Lean muscle mass reduces risk of injury to GAA players
INTER county GAA players, who have higher lean muscle mass throughout the entire playing season, are less likely to sustain injuries.
New research by Dr Carmel Silke in Our Lady's Hospital, Manorhamilton, and other specialists, say that while athletes are commonly concerned about fat mass, it is becoming clear that lean muscle mass is more important in injury prevention.
Studies in Australian Rugby League players have noted that, at the beginning of a season, most players engage in strength training but then do more cardiovascular work as the season progresses and matches are played.
Results showed that both lean muscle mass and fat mass dropped, resulting in increased rates of injury.
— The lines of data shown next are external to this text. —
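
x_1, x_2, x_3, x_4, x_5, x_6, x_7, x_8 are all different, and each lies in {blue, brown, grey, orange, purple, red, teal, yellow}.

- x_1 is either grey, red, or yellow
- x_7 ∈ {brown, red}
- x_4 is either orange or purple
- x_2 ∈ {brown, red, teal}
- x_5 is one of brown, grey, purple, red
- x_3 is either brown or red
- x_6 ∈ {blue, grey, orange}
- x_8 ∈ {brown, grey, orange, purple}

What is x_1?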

These studies highlighted the importance of maintaining lean muscle mass and continuing strength training.
The Irish study followed concerns that a similar risk for injury could be occurring in GAA players.
The Irish research on senior inter county GAA football players during the 2013-2014 playing season was led by Our Lady's Hospital, Manorhamilton, along with Sligo IT, UCD and NUI Galway.
It found that players who remained injury free had a higher lean body mass pre-season than those who sustained injuries.
Players suffering from chronic injuries had a higher fat mass and lower lean muscle mass.
There is a link between low vitamin D intake and muscle strength. The players' fat intake at the season start was higher than expected.